Nuova ordinanza del Comune di Latina per contrastare degrado urbano, disturbo della quiete pubblica e problemi di sicurezza nell’area del quartiere Nicolosi e della zona autolinee. Il sindaco Matilde Celentano ha firmato un provvedimento urgente che introduce limitazioni e divieti validi per 120 giorni, con efficacia fino al prossimo settembre.
Le misure interesseranno diverse strade e piazze della zona, considerate particolarmente delicate sotto il profilo del decoro urbano e della vivibilità. Tra le aree coinvolte figurano via Villafranca, piazza Mentana, via Curtatone, via Corridoni, via Pasubio, via Marchiafava, viale XVIII Dicembre, piazzale Gorizia, largo Giovanni XXIII e altri tratti limitrofi alla zona delle autolinee.
L’ordinanza vieta il consumo di bevande alcoliche e superalcoliche in strade, piazze, giardini, parchi e spazi pubblici o aperti al pubblico, fatta eccezione per le aree autorizzate dall’amministrazione comunale. Parallelamente, viene imposto l’obbligo di chiusura dalle ore 20 alle ore 6 del mattino successivo per numerose attività commerciali presenti nell’area interessata, inclusi esercizi di vicinato, attività artigianali e distributori automatici.
Restano esclusi dal provvedimento i servizi di consegna a domicilio e le attività di ristorazione limitatamente alla somministrazione al tavolo.
Per chi non rispetterà i divieti è prevista una sanzione amministrativa da 500 euro.
Secondo il sindaco Celentano, il provvedimento rappresenta una misura necessaria per garantire maggiore sicurezza e tranquillità ai residenti e ai pendolari che frequentano quotidianamente la zona.
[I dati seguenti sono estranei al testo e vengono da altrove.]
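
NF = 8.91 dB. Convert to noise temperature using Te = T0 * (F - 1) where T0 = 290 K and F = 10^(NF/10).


NF_lin = 10^(8.91/10) = 7.780366
Te = 290 * (7.780366 - 1) = 1966.3 K

1966.3 K


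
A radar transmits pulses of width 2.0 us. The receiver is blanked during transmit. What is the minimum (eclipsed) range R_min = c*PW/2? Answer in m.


R_min = 3e8 * 2.0e-6 / 2 = 300.0 m

300.0 m


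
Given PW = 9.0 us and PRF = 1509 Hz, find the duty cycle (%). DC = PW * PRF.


DC = 9.0e-6 * 1509 * 100 = 1.36%

1.36%


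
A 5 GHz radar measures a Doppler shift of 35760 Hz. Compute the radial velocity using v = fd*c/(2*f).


v = 35760 * 3e8 / (2 * 5000000000.0) = 1072.8 m/s

1072.8 m/s


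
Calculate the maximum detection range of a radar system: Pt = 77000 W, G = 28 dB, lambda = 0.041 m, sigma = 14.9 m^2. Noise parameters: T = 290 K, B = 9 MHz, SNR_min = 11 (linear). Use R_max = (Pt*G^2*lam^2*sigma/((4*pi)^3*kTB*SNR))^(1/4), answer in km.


G_lin = 10^(28/10) = 630.957344
R^4 = 77000 * 630.957344^2 * 0.041^2 * 14.9 / ((4*pi)^3 * 1.38e-23 * 290 * 9000000.0 * 11)
R^4 = 9.76569e17 m^4
R_max = (9.76569e17)^(1/4) = 31435.9 m = 31.4 km

31.4 km


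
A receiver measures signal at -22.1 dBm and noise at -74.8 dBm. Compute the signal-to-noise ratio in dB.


SNR = -22.1 - (-74.8) = 52.7 dB

52.7 dB


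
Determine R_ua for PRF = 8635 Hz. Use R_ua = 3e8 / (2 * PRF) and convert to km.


R_ua = 3e8 / (2 * 8635) = 17371.2 m = 17.4 km

17.4 km


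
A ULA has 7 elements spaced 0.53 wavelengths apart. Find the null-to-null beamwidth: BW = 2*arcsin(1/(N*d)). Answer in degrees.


1/(N*d) = 1/(7*0.53) = 0.269542
BW = 2*arcsin(0.269542) = 31.3 degrees

31.3 degrees


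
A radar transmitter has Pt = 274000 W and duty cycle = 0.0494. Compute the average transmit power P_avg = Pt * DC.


P_avg = 274000 * 0.0494 = 13535.6 W

13535.6 W


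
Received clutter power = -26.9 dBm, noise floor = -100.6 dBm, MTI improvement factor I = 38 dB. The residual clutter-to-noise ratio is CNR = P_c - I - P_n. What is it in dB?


CNR = -26.9 - 38 - (-100.6) = 35.7 dB

35.7 dB


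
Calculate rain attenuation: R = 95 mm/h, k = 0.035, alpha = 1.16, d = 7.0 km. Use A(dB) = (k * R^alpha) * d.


gamma = 0.035 * 95^1.16 = 6.89013 dB/km
A = 6.89013 * 7.0 = 48.23 dB

48.23 dB


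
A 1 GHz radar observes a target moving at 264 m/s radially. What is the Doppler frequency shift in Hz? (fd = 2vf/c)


fd = 2 * 264 * 1000000000.0 / 3e8 = 1760.0 Hz

1760.0 Hz


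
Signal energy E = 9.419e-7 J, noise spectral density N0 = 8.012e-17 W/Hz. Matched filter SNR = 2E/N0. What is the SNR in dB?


SNR_lin = 2 * 9.419e-7 / 8.012e-17 = 2.351e10
SNR_dB = 10*log10(2.351e10) = 103.7 dB

103.7 dB


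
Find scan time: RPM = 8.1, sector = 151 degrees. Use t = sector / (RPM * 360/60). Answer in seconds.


t = 151 / (8.1 * 360) * 60 = 3.11 s

3.11 s


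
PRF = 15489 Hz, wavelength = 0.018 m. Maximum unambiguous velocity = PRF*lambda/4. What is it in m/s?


V_ua = 15489 * 0.018 / 4 = 69.7 m/s

69.7 m/s


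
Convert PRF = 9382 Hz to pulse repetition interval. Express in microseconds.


PRI = 1/9382 = 0.0001065871 s = 106.6 us

106.6 us


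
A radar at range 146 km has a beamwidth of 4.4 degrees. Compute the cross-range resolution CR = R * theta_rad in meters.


BW_rad = 0.076794487
CR = 146000 * 0.076794487 = 11212.0 m

11212.0 m


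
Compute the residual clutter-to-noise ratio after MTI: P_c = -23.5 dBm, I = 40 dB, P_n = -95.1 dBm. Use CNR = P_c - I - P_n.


CNR = -23.5 - 40 - (-95.1) = 31.6 dB

31.6 dB


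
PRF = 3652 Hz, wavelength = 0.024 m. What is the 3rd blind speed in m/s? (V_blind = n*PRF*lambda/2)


V_blind = 3 * 3652 * 0.024 / 2 = 131.5 m/s

131.5 m/s


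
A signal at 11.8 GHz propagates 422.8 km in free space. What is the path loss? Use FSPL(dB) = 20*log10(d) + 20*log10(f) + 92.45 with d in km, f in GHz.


20*log10(422.8) = 52.52
20*log10(11.8) = 21.44
FSPL = 166.4 dB

166.4 dB


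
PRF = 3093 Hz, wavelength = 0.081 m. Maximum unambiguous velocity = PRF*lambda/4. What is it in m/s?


V_ua = 3093 * 0.081 / 4 = 62.6 m/s

62.6 m/s


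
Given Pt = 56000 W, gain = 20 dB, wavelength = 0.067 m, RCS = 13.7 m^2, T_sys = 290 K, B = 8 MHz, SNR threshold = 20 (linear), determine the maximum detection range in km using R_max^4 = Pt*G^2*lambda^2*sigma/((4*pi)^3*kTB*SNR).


G_lin = 10^(20/10) = 100.0
R^4 = 56000 * 100.0^2 * 0.067^2 * 13.7 / ((4*pi)^3 * 1.38e-23 * 290 * 8000000.0 * 20)
R^4 = 2.71039e16 m^4
R_max = (2.71039e16)^(1/4) = 12830.9 m = 12.8 km

12.8 km


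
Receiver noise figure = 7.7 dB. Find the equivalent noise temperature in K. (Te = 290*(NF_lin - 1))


NF_lin = 10^(7.7/10) = 5.888437
Te = 290 * (5.888437 - 1) = 1417.6 K

1417.6 K


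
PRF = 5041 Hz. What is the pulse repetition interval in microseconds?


PRI = 1/5041 = 0.0001983733 s = 198.4 us

198.4 us


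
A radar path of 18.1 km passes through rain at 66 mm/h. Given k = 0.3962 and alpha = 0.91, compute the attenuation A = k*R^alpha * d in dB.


gamma = 0.3962 * 66^0.91 = 17.93492 dB/km
A = 17.93492 * 18.1 = 324.62 dB

324.62 dB


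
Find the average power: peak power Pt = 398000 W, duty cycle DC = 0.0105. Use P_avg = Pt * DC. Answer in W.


P_avg = 398000 * 0.0105 = 4179.0 W

4179.0 W


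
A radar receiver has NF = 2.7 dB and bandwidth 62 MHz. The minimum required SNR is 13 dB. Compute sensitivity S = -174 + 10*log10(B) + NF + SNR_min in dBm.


10*log10(62000000.0) = 77.92
S = -174 + 77.92 + 2.7 + 13 = -80.4 dBm

-80.4 dBm


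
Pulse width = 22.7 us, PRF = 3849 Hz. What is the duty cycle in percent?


DC = 22.7e-6 * 3849 * 100 = 8.74%

8.74%


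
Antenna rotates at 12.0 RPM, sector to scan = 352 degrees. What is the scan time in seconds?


t = 352 / (12.0 * 360) * 60 = 4.89 s

4.89 s


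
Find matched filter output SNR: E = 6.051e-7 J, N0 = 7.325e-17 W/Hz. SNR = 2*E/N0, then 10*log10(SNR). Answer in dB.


SNR_lin = 2 * 6.051e-7 / 7.325e-17 = 1.652e10
SNR_dB = 10*log10(1.652e10) = 102.2 dB

102.2 dB


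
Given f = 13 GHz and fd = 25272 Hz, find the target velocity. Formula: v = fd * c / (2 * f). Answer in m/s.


v = 25272 * 3e8 / (2 * 13000000000.0) = 291.6 m/s

291.6 m/s


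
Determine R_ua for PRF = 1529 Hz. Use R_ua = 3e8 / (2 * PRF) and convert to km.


R_ua = 3e8 / (2 * 1529) = 98103.3 m = 98.1 km

98.1 km


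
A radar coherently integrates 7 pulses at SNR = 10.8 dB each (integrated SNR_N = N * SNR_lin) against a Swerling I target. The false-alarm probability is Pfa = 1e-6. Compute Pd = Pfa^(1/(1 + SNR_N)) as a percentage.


SNR_lin = 10^(10.8/10) = 12.02264
SNR_N = 7 * 12.02264 = 84.15848
1/(1 + SNR_N) = 1/85.15848 = 0.0117428
Pd = (1e-6)^0.0117428 = 0.85024
Pd = 85.0%

85.0%


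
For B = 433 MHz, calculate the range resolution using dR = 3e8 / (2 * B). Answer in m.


dR = 3e8 / (2 * 433000000.0) = 0.35 m

0.35 m


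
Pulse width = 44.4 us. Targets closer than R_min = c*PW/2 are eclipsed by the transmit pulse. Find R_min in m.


R_min = 3e8 * 44.4e-6 / 2 = 6660.0 m

6660.0 m


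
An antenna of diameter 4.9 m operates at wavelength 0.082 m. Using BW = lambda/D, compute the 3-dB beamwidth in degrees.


BW_rad = 0.082 / 4.9 = 0.016735
BW_deg = 0.96 degrees

0.96 degrees


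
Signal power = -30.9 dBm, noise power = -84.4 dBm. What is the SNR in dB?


SNR = -30.9 - (-84.4) = 53.5 dB

53.5 dB


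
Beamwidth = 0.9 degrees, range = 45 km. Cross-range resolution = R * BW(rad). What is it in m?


BW_rad = 0.015707963
CR = 45000 * 0.015707963 = 706.9 m

706.9 m


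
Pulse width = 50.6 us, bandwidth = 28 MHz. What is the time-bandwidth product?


TBP = 50.6 * 28 = 1416.8

1416.8


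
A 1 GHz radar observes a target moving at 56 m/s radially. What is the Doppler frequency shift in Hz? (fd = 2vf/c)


fd = 2 * 56 * 1000000000.0 / 3e8 = 373.3 Hz

373.3 Hz


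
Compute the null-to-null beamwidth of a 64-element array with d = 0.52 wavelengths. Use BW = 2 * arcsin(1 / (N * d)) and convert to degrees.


1/(N*d) = 1/(64*0.52) = 0.030048
BW = 2*arcsin(0.030048) = 3.4 degrees

3.4 degrees


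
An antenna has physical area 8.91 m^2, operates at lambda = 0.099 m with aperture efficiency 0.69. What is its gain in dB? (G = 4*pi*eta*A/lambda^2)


G_linear = 4*pi*0.69*8.91/0.099^2 = 7882.54
G_dB = 10*log10(7882.54) = 39.0 dB

39.0 dB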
L’amministrazione sostiene che l’ordinanza sia stata adottata sulla base delle segnalazioni dei cittadini e delle informative della Polizia Locale, che avrebbero evidenziato una situazione persistente di disagio e degrado urbano.
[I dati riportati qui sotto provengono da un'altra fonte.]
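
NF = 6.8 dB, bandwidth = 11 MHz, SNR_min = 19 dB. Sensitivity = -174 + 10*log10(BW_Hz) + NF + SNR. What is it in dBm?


10*log10(11000000.0) = 70.41
S = -174 + 70.41 + 6.8 + 19 = -77.8 dBm

-77.8 dBm


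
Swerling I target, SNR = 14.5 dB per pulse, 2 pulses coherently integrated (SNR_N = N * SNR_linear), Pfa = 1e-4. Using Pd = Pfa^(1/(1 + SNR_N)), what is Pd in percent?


SNR_lin = 10^(14.5/10) = 28.18383
SNR_N = 2 * 28.18383 = 56.36766
1/(1 + SNR_N) = 1/57.36766 = 0.0174314
Pd = (1e-4)^0.0174314 = 0.85168
Pd = 85.2%

85.2%


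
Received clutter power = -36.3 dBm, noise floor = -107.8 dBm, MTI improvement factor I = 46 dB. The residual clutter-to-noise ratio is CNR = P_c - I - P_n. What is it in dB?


CNR = -36.3 - 46 - (-107.8) = 25.5 dB

25.5 dB


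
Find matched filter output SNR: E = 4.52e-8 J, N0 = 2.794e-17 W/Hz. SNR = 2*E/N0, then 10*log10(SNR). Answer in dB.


SNR_lin = 2 * 4.52e-8 / 2.794e-17 = 3.236e9
SNR_dB = 10*log10(3.236e9) = 95.1 dB

95.1 dB


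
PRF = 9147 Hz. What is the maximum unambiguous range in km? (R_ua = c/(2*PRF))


R_ua = 3e8 / (2 * 9147) = 16398.8 m = 16.4 km

16.4 km


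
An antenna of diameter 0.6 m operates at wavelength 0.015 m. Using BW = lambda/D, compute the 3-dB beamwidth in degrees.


BW_rad = 0.015 / 0.6 = 0.025
BW_deg = 1.43 degrees

1.43 degrees


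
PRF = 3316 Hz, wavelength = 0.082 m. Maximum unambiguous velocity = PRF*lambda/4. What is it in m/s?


V_ua = 3316 * 0.082 / 4 = 68.0 m/s

68.0 m/s


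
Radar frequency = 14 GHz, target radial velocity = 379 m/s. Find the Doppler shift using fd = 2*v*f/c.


fd = 2 * 379 * 14000000000.0 / 3e8 = 35373.3 Hz

35373.3 Hz


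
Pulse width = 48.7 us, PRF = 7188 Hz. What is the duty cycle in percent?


DC = 48.7e-6 * 7188 * 100 = 35.01%

35.01%


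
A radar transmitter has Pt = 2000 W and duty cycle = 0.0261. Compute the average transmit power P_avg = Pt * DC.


P_avg = 2000 * 0.0261 = 52.2 W

52.2 W


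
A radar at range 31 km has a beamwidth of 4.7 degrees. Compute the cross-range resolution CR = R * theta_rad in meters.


BW_rad = 0.082030475
CR = 31000 * 0.082030475 = 2542.9 m

2542.9 m


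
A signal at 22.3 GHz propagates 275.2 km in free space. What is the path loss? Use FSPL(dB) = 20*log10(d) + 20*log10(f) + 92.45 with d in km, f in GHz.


20*log10(275.2) = 48.79
20*log10(22.3) = 26.97
FSPL = 168.2 dB

168.2 dB


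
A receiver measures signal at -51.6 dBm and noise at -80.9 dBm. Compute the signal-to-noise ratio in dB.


SNR = -51.6 - (-80.9) = 29.3 dB

29.3 dB


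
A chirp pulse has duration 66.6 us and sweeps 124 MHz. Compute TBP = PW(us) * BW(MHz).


TBP = 66.6 * 124 = 8258.4

8258.4


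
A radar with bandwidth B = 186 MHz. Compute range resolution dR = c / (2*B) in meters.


dR = 3e8 / (2 * 186000000.0) = 0.81 m

0.81 m


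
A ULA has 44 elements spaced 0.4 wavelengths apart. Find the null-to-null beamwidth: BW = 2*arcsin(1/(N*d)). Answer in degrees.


1/(N*d) = 1/(44*0.4) = 0.056818
BW = 2*arcsin(0.056818) = 6.5 degrees

6.5 degrees


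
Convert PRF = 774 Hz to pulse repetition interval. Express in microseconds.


PRI = 1/774 = 0.0012919897 s = 1292.0 us

1292.0 us


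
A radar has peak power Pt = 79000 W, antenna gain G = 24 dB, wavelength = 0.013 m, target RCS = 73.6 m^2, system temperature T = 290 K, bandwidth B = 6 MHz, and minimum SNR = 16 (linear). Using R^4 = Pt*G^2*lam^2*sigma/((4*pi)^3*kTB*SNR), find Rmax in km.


G_lin = 10^(24/10) = 251.188643
R^4 = 79000 * 251.188643^2 * 0.013^2 * 73.6 / ((4*pi)^3 * 1.38e-23 * 290 * 6000000.0 * 16)
R^4 = 8.13231e16 m^4
R_max = (8.13231e16)^(1/4) = 16887.0 m = 16.9 km

16.9 km


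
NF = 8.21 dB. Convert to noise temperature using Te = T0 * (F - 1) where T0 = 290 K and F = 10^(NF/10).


NF_lin = 10^(8.21/10) = 6.622165
Te = 290 * (6.622165 - 1) = 1630.4 K

1630.4 K


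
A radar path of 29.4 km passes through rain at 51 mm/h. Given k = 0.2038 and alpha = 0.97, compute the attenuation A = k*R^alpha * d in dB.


gamma = 0.2038 * 51^0.97 = 9.237347 dB/km
A = 9.237347 * 29.4 = 271.58 dB

271.58 dB


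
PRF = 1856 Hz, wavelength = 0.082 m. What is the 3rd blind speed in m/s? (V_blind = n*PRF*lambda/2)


V_blind = 3 * 1856 * 0.082 / 2 = 228.3 m/s

228.3 m/s


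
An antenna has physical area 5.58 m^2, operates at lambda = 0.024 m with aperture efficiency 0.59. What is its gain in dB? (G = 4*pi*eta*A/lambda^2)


G_linear = 4*pi*0.59*5.58/0.024^2 = 71824.66
G_dB = 10*log10(71824.66) = 48.6 dB

48.6 dB


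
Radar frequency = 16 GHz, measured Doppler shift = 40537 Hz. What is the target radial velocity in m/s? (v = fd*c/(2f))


v = 40537 * 3e8 / (2 * 16000000000.0) = 380.0 m/s

380.0 m/s


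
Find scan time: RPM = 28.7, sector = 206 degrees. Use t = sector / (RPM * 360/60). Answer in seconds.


t = 206 / (28.7 * 360) * 60 = 1.2 s

1.2 s


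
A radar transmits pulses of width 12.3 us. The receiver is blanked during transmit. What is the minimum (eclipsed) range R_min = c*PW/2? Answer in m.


R_min = 3e8 * 12.3e-6 / 2 = 1845.0 m

1845.0 m


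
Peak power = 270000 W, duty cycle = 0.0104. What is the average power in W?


P_avg = 270000 * 0.0104 = 2808.0 W

2808.0 W


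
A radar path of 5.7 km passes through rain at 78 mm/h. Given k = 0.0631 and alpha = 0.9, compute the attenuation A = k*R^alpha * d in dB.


gamma = 0.0631 * 78^0.9 = 3.183571 dB/km
A = 3.183571 * 5.7 = 18.15 dB

18.15 dB


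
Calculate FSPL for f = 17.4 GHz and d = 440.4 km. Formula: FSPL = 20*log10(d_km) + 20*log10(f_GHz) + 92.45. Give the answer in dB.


20*log10(440.4) = 52.88
20*log10(17.4) = 24.81
FSPL = 170.1 dB

170.1 dB


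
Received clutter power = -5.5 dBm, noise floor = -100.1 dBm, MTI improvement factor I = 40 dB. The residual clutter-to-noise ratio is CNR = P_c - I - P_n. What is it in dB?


CNR = -5.5 - 40 - (-100.1) = 54.6 dB

54.6 dB


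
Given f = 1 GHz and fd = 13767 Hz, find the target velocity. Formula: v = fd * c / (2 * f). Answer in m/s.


v = 13767 * 3e8 / (2 * 1000000000.0) = 2065.1 m/s

2065.1 m/s


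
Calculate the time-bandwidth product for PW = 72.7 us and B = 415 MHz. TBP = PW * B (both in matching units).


TBP = 72.7 * 415 = 30170.5

30170.5


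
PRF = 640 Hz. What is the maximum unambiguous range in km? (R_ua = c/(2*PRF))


R_ua = 3e8 / (2 * 640) = 234375.0 m = 234.4 km

234.4 km


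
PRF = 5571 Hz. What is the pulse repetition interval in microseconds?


PRI = 1/5571 = 0.000179501 s = 179.5 us

179.5 us


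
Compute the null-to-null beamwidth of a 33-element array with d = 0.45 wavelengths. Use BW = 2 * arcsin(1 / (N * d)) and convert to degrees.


1/(N*d) = 1/(33*0.45) = 0.06734
BW = 2*arcsin(0.06734) = 7.7 degrees

7.7 degrees


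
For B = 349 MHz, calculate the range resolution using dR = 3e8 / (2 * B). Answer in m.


dR = 3e8 / (2 * 349000000.0) = 0.43 m

0.43 m


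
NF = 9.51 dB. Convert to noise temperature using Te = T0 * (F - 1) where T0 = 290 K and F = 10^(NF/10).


NF_lin = 10^(9.51/10) = 8.933055
Te = 290 * (8.933055 - 1) = 2300.6 K

2300.6 K


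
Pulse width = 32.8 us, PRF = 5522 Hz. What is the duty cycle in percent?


DC = 32.8e-6 * 5522 * 100 = 18.11%

18.11%


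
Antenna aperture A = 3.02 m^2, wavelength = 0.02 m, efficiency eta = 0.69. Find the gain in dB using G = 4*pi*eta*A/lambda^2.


G_linear = 4*pi*0.69*3.02/0.02^2 = 65464.51
G_dB = 10*log10(65464.51) = 48.2 dB

48.2 dB


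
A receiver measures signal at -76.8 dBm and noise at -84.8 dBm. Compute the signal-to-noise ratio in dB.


SNR = -76.8 - (-84.8) = 8.0 dB

8.0 dB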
Le perplessità dei residenti: “Serve altro, non solo divieti”
Non mancano però dubbi e critiche sull’efficacia di misure considerate da molti ormai ripetitive e insufficienti ad affrontare i problemi strutturali del quartiere. C’è chi teme che il continuo ricorso a ordinanze temporanee finisca per trasformare Nicolosi in una zona sottoposta esclusivamente a restrizioni, senza un reale piano di rilancio urbano, sociale e commerciale.
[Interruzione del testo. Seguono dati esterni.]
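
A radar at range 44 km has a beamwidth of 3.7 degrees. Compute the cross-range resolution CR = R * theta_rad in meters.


BW_rad = 0.064577182
CR = 44000 * 0.064577182 = 2841.4 m

2841.4 m


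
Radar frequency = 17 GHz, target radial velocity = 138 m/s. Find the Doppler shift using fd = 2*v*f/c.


fd = 2 * 138 * 17000000000.0 / 3e8 = 15640.0 Hz

15640.0 Hz


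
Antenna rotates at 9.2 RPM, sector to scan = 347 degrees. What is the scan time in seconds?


t = 347 / (9.2 * 360) * 60 = 6.29 s

6.29 s


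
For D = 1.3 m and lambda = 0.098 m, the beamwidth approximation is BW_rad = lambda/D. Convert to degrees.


BW_rad = 0.098 / 1.3 = 0.075385
BW_deg = 4.32 degrees

4.32 degrees


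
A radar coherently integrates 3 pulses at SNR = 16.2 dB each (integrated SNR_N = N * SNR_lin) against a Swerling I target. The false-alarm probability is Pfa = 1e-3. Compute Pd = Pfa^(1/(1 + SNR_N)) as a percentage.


SNR_lin = 10^(16.2/10) = 41.68694
SNR_N = 3 * 41.68694 = 125.06082
1/(1 + SNR_N) = 1/126.06082 = 0.0079327
Pd = (1e-3)^0.0079327 = 0.94668
Pd = 94.7%

94.7%


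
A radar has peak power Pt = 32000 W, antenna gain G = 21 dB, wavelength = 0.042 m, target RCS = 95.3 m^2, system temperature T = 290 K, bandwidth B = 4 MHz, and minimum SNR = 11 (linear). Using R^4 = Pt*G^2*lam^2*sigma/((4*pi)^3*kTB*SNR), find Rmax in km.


G_lin = 10^(21/10) = 125.892541
R^4 = 32000 * 125.892541^2 * 0.042^2 * 95.3 / ((4*pi)^3 * 1.38e-23 * 290 * 4000000.0 * 11)
R^4 = 2.43996e17 m^4
R_max = (2.43996e17)^(1/4) = 22225.2 m = 22.2 km

22.2 km


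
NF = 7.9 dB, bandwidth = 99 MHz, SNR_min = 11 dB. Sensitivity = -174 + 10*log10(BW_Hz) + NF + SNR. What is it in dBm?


10*log10(99000000.0) = 79.96
S = -174 + 79.96 + 7.9 + 11 = -75.1 dBm

-75.1 dBm


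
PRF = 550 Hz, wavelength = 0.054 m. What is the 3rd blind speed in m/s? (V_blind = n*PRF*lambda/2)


V_blind = 3 * 550 * 0.054 / 2 = 44.6 m/s

44.6 m/s


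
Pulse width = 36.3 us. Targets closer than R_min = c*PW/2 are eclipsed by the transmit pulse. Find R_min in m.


R_min = 3e8 * 36.3e-6 / 2 = 5445.0 m

5445.0 m


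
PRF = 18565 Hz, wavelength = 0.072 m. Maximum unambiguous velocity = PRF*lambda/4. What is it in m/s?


V_ua = 18565 * 0.072 / 4 = 334.2 m/s

334.2 m/s


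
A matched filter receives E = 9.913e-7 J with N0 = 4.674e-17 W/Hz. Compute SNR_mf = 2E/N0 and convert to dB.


SNR_lin = 2 * 9.913e-7 / 4.674e-17 = 4.242e10
SNR_dB = 10*log10(4.242e10) = 106.3 dB

106.3 dB


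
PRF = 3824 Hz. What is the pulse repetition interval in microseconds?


PRI = 1/3824 = 0.0002615063 s = 261.5 us

261.5 us


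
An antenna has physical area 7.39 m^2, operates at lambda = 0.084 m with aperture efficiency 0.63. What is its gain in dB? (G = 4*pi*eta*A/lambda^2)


G_linear = 4*pi*0.63*7.39/0.084^2 = 8291.56
G_dB = 10*log10(8291.56) = 39.2 dB

39.2 dB


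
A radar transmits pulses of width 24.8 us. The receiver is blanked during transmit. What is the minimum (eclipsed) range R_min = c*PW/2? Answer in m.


R_min = 3e8 * 24.8e-6 / 2 = 3720.0 m

3720.0 m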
Tra residenti e commercianti cresce infatti la sensazione di un quartiere lasciato progressivamente ai margini, dove chiusure anticipate, controlli e limitazioni rischiano di penalizzare anche le attività regolari e la vita quotidiana dei cittadini. Alcuni parlano apertamente di un “quartiere all’abbandono”, dove il degrado non può essere risolto soltanto con divieti e sanzioni, ma richiederebbe investimenti concreti, presidio costante del territorio, servizi sociali e interventi di riqualificazione capaci di restituire vivibilità e fiducia all’intera area.